Wednesday, February 29, 2012

A wee break

Last week was half term and time for a wee visit to London. Now I may have mentioned this before, but the Frog and I regularly joke/jibe/moan about my addiction to the computer and technology in general.  I will straight up confess that I am a little addicted to Facebook and check every day what my cousins three times removed that I've never met before have have been up to. And then there's Zuma blitz, although I have got much better with that addiction since I realised I could bank my unused lives.

Anyway, apart from the dreaded FB, I also read blogs, write this blog and well, write.  Dropbox, Scrivener and Word are like my personal holy trinity and being without them is a like leaving a little bit of myself behind. But you know you can always pick things up on the mobile version of Dropbox, except last week I didn't. I left EVERYTHING at home.

It was torture. The second we got on to the Eurostar I was surrounded by MacBooks. The bubba announced at the top of her voice that 'Mummy has that computer' and I felt compelled to explain that I had left it at home. A complete stranger left me in charge of his when he went to the toilet and I may have stroked it for a few moments.

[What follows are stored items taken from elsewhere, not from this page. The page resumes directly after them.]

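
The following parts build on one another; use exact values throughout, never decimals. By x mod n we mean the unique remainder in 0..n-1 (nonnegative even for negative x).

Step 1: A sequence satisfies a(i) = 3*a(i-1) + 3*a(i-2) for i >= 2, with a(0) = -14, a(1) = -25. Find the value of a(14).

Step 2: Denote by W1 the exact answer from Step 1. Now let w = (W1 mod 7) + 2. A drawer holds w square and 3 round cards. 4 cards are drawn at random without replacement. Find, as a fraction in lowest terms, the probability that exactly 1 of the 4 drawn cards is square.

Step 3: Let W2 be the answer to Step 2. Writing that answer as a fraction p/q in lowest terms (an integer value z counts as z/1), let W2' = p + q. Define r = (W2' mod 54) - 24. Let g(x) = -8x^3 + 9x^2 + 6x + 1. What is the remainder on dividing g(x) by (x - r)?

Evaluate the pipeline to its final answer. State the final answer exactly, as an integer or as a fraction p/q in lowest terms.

Step 1: a(2) = 3*(-25) + 3*(-14) = -117; iterating: a(2)=-117, a(3)=-426, a(4)=-1629, a(5)=-6165, a(6)=-23382, a(7)=-88641, a(8)=-336069, a(9)=-1274130, a(10)=-4830597, a(11)=-18314181, a(12)=-69434334, a(13)=-263245545, a(14)=-998039637; answer -998039637
Step 2: W1 = -998039637; w = 2; total draws C(5,4) = 5; favorable C(2,1)*C(3,3) = 2; P = 2/5; answer 2/5
Step 3: W2 = 2/5; threaded value p + q = 7; r = -17; remainder = value at the root: -8*(-17)^3 + 9*(-17)^2 + 6*(-17)^1 + 1 = (39304) + (2601) + (-102) + (1) = 41804; answer 41804

41804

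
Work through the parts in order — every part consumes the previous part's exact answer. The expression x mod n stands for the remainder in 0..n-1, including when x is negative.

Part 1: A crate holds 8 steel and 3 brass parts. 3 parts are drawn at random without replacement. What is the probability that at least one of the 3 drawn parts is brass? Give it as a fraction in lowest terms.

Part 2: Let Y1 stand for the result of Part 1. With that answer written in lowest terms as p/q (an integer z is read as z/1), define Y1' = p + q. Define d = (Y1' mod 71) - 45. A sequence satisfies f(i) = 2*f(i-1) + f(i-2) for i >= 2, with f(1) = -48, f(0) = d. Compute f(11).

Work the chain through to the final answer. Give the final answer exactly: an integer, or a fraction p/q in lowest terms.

Part 1: total draws C(11,3) = 165; complement C(8,3) = 56; favorable 165 - 56 = 109; P = 109/165; answer 109/165
Part 2: Y1 = 109/165; threaded value p + q = 274; d = 16; f(2) = 2*(-48) + 1*(16) = -80; iterating: f(2)=-80, f(3)=-208, f(4)=-496, f(5)=-1200, f(6)=-2896, f(7)=-6992, f(8)=-16880, f(9)=-40752, f(10)=-98384, f(11)=-237520; answer -237520

-237520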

As the train raced away from Paris, my mind kept shooting back to the little words I had left unattended at home and I tried to lose myself in someone else's. And then we arrived in London. We went to the park, we went shopping, I bought a bunch of books. We went to see the dinosaurs at the Natural History museum. We went to see The Muppets. The bubba somehow managed to find another French/English little girl in the soft play area. We went to the Tate Modern and contemplated Tacita Dean's Film. I think I made a breakthrough with my camera and even took a few pictures on the A setting before panicking and going back to the automatic setting. In general we had some fun, even though the words were always on my mind.

But sometimes you have to let the words go. Sometimes you get so close to them, you can't see them anymore. They mean nothing and tell no story. And I find it really hard to do, but for five days I did it. And I went back to them and every awkward phrase, bad bit of punctuation and silly bit stood out like a sore thumb. It was time to make those words sing.Sometimes, it's good to have a wee break.

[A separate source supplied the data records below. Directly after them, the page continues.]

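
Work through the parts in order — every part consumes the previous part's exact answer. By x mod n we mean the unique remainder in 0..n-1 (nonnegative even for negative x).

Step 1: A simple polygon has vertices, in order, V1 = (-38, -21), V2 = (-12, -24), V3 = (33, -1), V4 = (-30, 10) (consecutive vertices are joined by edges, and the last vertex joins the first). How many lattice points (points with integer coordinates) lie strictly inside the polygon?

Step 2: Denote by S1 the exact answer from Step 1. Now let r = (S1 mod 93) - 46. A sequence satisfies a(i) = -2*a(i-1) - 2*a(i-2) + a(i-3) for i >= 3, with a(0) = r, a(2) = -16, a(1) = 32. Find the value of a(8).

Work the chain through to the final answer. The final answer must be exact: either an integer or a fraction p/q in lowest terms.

-432

Step 1: cross terms: (-38*-24 - -12*-21)=660, (-12*-1 - 33*-24)=804, (33*10 - -30*-1)=300, (-30*-21 - -38*10)=1010; twice the area = |2774| = 2774; area = 1387; boundary points = 1 + 1 + 1 + 1 = 4; strictly interior points = area - boundary/2 + 1 = 1386; answer 1386
Step 2: S1 = 1386; r = 38; a(3) = -2*(-16) - 2*(32) + 1*(38) = 6; iterating: a(3)=6, a(4)=52, a(5)=-132, a(6)=166, a(7)=-16, a(8)=-432; answer -432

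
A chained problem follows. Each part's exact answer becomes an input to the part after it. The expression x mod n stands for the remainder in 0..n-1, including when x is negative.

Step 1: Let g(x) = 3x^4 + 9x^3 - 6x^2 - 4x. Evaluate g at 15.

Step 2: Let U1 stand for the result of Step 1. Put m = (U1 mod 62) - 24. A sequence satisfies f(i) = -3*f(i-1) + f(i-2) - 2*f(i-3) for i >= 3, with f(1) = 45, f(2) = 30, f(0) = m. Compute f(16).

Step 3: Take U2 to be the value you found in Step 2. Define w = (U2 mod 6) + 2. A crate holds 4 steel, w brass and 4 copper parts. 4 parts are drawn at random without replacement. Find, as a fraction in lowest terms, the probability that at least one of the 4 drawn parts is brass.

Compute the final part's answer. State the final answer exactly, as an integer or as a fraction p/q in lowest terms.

Step 1: 3*(15)^4 + 9*(15)^3 - 6*(15)^2 - 4*(15)^1 = (151875) + (30375) + (-1350) + (-60) = 180840; answer 180840
Step 2: U1 = 180840; m = 24; f(3) = -3*(30) + 1*(45) - 2*(24) = -93; iterating: f(3)=-93, f(4)=219, f(5)=-810, f(6)=2835, f(7)=-9753, f(8)=33714, f(9)=-116565, f(10)=402915, f(11)=-1392738, f(12)=4814259, f(13)=-16641345, f(14)=57523770, f(15)=-198841173, f(16)=687329979; answer 687329979
Step 3: U2 = 687329979; w = 5; total draws C(13,4) = 715; complement C(8,4) = 70; favorable 715 - 70 = 645; P = 129/143; answer 129/143

129/143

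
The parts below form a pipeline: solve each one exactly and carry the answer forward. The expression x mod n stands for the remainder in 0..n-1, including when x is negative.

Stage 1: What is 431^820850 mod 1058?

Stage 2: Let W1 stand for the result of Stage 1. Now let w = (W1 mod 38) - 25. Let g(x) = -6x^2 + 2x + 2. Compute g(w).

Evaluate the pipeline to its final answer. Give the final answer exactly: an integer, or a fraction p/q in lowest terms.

Stage 1: squarings mod 1058: 431^1=431, 431^2=611, 431^4=905, 431^8=133, 431^16=761, 431^32=395, 431^64=499, 431^128=371, 431^256=101, 431^512=679, 431^1024=811, 431^2048=703, 431^4096=123, 431^8192=317, 431^16384=1037, 431^32768=441, 431^65536=867, 431^131072=509, 431^262144=929, 431^524288=771; 431^820850 = 431^2 * 431^16 * 431^32 * 431^64 * 431^512 * 431^1024 * 431^32768 * 431^262144 * 431^524288 = 363 (mod 1058); answer 363
Stage 2: W1 = 363; w = -4; -6*(-4)^2 + 2*(-4)^1 + 2 = (-96) + (-8) + (2) = -102; answer -102

-102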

Now I was going to leave you with a photo of the pile of books that came back with me, but I've had no time. So here's the list: Beware of the Frog by William Bee, Jack and the Beanstalk by Stephen Tucker and Nick Sharrat, Slinky Malinky by Lynley Dodd, Dinosaur More by Henriette Stickland, Inkdeath by Cornelia Funke, Operation Eiffel Tower by Elen Caldecott, David by Mary Hoffman and 15 days without a head by Dave Cousins (more about that soon).

And finally. This shop opened after I left home, but it's there right at the top of the street where I grew up. Do you think this means something?

6 comments:

Andrew Leon said...

I'd leave my computer at home for a trip to London. Of course, I have a desk top...

Michele Helene said...

Ah the beauty of laptops. I took mine to Italy last year... but then I was smack bang in the middle of the revision and had just swapped main character so I had quite a bit to do. I think I'll leave the computer behind when we go to Guadeloupe as well, but in the summer... mmm not so sure. It's a big writing time for me.

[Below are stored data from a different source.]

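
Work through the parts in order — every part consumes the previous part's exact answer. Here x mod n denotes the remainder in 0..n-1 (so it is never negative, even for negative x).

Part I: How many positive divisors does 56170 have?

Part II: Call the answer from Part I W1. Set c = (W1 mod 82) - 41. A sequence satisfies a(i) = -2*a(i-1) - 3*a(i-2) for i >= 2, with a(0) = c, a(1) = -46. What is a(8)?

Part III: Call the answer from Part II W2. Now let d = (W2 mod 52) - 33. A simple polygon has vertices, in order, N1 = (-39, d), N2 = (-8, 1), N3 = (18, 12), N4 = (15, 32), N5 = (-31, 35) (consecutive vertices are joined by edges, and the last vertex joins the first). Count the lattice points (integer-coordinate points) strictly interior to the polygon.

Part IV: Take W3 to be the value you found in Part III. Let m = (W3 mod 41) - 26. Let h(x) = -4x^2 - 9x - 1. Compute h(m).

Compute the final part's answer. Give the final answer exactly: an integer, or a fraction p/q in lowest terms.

Part I: 56170 = 2 * 5 * 41 * 137; number of divisors = (1+1) * (1+1) * (1+1) * (1+1) = 16; answer 16
Part II: W1 = 16; c = -25; a(2) = -2*(-46) - 3*(-25) = 167; iterating: a(2)=167, a(3)=-196, a(4)=-109, a(5)=806, a(6)=-1285, a(7)=152, a(8)=3551; answer 3551
Part III: W2 = 3551; d = -18; cross terms: (-39*1 - -8*-18)=-183, (-8*12 - 18*1)=-114, (18*32 - 15*12)=396, (15*35 - -31*32)=1517, (-31*-18 - -39*35)=1923; twice the area = |3539| = 3539; area = 3539/2; boundary points = 1 + 1 + 1 + 1 + 1 = 5; strictly interior points = area - boundary/2 + 1 = 1768; answer 1768
Part IV: W3 = 1768; m = -21; -4*(-21)^2 - 9*(-21)^1 - 1 = (-1764) + (189) + (-1) = -1576; answer -1576

-1576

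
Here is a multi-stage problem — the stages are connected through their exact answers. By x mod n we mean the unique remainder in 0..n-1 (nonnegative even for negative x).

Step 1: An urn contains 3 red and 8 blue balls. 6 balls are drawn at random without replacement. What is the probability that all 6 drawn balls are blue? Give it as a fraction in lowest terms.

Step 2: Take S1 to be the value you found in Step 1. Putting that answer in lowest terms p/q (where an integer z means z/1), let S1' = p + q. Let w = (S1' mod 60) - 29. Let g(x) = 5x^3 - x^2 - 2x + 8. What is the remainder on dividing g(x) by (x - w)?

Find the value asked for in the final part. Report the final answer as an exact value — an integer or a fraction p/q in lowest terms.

Step 1: total draws C(11,6) = 462; favorable C(8,6) = 28; P = 2/33; answer 2/33
Step 2: S1 = 2/33; threaded value p + q = 35; w = 6; remainder = value at the root: 5*(6)^3 - 1*(6)^2 - 2*(6)^1 + 8 = (1080) + (-36) + (-12) + (8) = 1040; answer 1040

1040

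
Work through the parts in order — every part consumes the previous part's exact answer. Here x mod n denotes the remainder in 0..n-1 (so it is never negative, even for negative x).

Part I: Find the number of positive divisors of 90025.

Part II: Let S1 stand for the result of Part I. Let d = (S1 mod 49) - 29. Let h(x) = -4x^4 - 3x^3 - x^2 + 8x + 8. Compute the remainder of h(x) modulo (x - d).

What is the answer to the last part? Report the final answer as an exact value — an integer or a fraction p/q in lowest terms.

-319762

Part I: 90025 = 5^2 * 13 * 277; number of divisors = (2+1) * (1+1) * (1+1) = 12; answer 12
Part II: S1 = 12; d = -17; remainder = value at the root: -4*(-17)^4 - 3*(-17)^3 - 1*(-17)^2 + 8*(-17)^1 + 8 = (-334084) + (14739) + (-289) + (-136) + (8) = -319762; answer -319762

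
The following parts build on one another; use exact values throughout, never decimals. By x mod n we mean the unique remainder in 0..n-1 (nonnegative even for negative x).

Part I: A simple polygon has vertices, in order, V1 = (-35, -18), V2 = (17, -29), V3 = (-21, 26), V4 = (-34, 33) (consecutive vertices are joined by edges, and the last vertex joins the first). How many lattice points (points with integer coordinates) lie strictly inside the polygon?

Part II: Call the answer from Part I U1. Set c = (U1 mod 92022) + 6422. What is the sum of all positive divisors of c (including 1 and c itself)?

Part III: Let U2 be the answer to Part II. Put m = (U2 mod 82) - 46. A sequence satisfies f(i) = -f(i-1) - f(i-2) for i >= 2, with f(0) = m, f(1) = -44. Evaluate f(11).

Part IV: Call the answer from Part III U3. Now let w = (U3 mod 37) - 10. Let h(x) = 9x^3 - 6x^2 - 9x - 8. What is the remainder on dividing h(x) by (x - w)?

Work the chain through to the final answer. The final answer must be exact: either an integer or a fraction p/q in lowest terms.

50374

Part I: cross terms: (-35*-29 - 17*-18)=1321, (17*26 - -21*-29)=-167, (-21*33 - -34*26)=191, (-34*-18 - -35*33)=1767; twice the area = |3112| = 3112; area = 1556; boundary points = 1 + 1 + 1 + 1 = 4; strictly interior points = area - boundary/2 + 1 = 1555; answer 1555
Part II: U1 = 1555; c = 7977; 7977 = 3 * 2659; sigma = (1 + 3) * (1 + 2659) = 4 * 2660 = 10640; answer 10640
Part III: U2 = 10640; m = 16; f(2) = -1*(-44) - 1*(16) = 28; iterating: f(2)=28, f(3)=16, f(4)=-44, f(5)=28, f(6)=16, f(7)=-44, f(8)=28, f(9)=16, f(10)=-44, f(11)=28; answer 28
Part IV: U3 = 28; w = 18; remainder = value at the root: 9*(18)^3 - 6*(18)^2 - 9*(18)^1 - 8 = (52488) + (-1944) + (-162) + (-8) = 50374; answer 50374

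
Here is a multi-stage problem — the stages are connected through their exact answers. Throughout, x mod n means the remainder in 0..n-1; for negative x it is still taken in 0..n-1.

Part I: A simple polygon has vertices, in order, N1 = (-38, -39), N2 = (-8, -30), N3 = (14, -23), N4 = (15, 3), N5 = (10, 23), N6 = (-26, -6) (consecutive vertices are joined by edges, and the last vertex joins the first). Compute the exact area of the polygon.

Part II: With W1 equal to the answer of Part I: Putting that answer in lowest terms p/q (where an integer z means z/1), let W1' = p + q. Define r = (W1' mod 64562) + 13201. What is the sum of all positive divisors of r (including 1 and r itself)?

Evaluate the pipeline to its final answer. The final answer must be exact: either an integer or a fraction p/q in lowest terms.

25600

Part I: cross terms: (-38*-30 - -8*-39)=828, (-8*-23 - 14*-30)=604, (14*3 - 15*-23)=387, (15*23 - 10*3)=315, (10*-6 - -26*23)=538, (-26*-39 - -38*-6)=786; twice the area = |3458| = 3458; area = 1729; answer 1729
Part II: W1 = 1729; threaded value p + q = 1730; r = 14931; 14931 = 3^3 * 7 * 79; sigma = (1 + 3 + 9 + 27) * (1 + 7) * (1 + 79) = 40 * 8 * 80 = 25600; answer 25600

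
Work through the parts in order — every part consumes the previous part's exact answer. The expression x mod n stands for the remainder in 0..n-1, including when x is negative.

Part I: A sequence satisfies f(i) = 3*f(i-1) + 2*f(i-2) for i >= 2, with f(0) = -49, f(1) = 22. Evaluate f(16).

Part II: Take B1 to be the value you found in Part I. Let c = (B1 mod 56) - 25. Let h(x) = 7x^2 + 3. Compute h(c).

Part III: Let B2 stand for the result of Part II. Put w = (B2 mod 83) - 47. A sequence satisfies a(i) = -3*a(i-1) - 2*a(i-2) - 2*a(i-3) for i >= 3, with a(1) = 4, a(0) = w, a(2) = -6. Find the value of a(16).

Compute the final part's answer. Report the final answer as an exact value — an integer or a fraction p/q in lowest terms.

Part I: f(2) = 3*(22) + 2*(-49) = -32; iterating: f(2)=-32, f(3)=-52, f(4)=-220, f(5)=-764, f(6)=-2732, f(7)=-9724, f(8)=-34636, f(9)=-123356, f(10)=-439340, f(11)=-1564732, f(12)=-5572876, f(13)=-19848092, f(14)=-70690028, f(15)=-251766268, f(16)=-896678860; answer -896678860
Part II: B1 = -896678860; c = 3; 7*(3)^2 + 3 = (63) + (3) = 66; answer 66
Part III: B2 = 66; w = 19; a(3) = -3*(-6) - 2*(4) - 2*(19) = -28; iterating: a(3)=-28, a(4)=88, a(5)=-196, a(6)=468, a(7)=-1188, a(8)=3020, a(9)=-7620, a(10)=19196, a(11)=-48388, a(12)=122012, a(13)=-307652, a(14)=775708, a(15)=-1955844, a(16)=4931420; answer 4931420

4931420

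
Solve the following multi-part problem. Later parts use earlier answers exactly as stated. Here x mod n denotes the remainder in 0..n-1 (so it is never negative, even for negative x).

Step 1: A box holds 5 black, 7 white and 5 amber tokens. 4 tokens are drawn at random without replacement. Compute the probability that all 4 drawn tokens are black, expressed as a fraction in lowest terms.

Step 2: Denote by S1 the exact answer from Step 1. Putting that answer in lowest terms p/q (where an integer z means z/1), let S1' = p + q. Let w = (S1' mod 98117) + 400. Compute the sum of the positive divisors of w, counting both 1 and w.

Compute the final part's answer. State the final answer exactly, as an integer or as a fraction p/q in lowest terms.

Step 1: total draws C(17,4) = 2380; favorable C(5,4) = 5; P = 1/476; answer 1/476
Step 2: S1 = 1/476; threaded value p + q = 477; w = 877; 877 is prime, so its only divisors are 1 and 877; sigma = 1 + 877 = 878; answer 878

878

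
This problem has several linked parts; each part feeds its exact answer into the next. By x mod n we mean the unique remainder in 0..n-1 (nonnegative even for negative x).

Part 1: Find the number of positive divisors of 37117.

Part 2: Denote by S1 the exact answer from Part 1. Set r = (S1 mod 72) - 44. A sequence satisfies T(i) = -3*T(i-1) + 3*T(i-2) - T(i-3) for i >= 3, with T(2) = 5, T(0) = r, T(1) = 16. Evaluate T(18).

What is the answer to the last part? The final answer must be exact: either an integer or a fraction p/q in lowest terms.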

Dad Who Writes (Gabriel) said...

Lord I sympathise! Generally, my laptop goes everywhere with me (though lately UI've been toting around a paper draft and a notebooko as I continue to revise). Didn't you even have an iPhone?

I do find notepads are a good substitute, though syncing them with Scrivener can be a bit time consuming...

Michele Helene said...

Haha Gabriel, you sound worse than me. To cut a long story short I did have an iPhone, but with no data roaming and no wifi it becomes... just a phone ;)

Beth Kemp said...

Sounds like you coped really well. My family were amused at me on our cottage holiday last year when we found we didn't have mobile coverage, so my using mobile broadband plan backfired. Unplugging sometimes can be good, even if it is forced!

PS We love Slinky Malinki! One of mine used to ask for 'linki linki' at bedtime regularly...

Michele Helene said...

When I was teaching Kindergarten the kids loved Hairy Maclary, but being more of a cat person we went for Slinky. Plus it makes our cat look good!

And as for switching off sometimes it is good, and I don't remember it being so difficult before!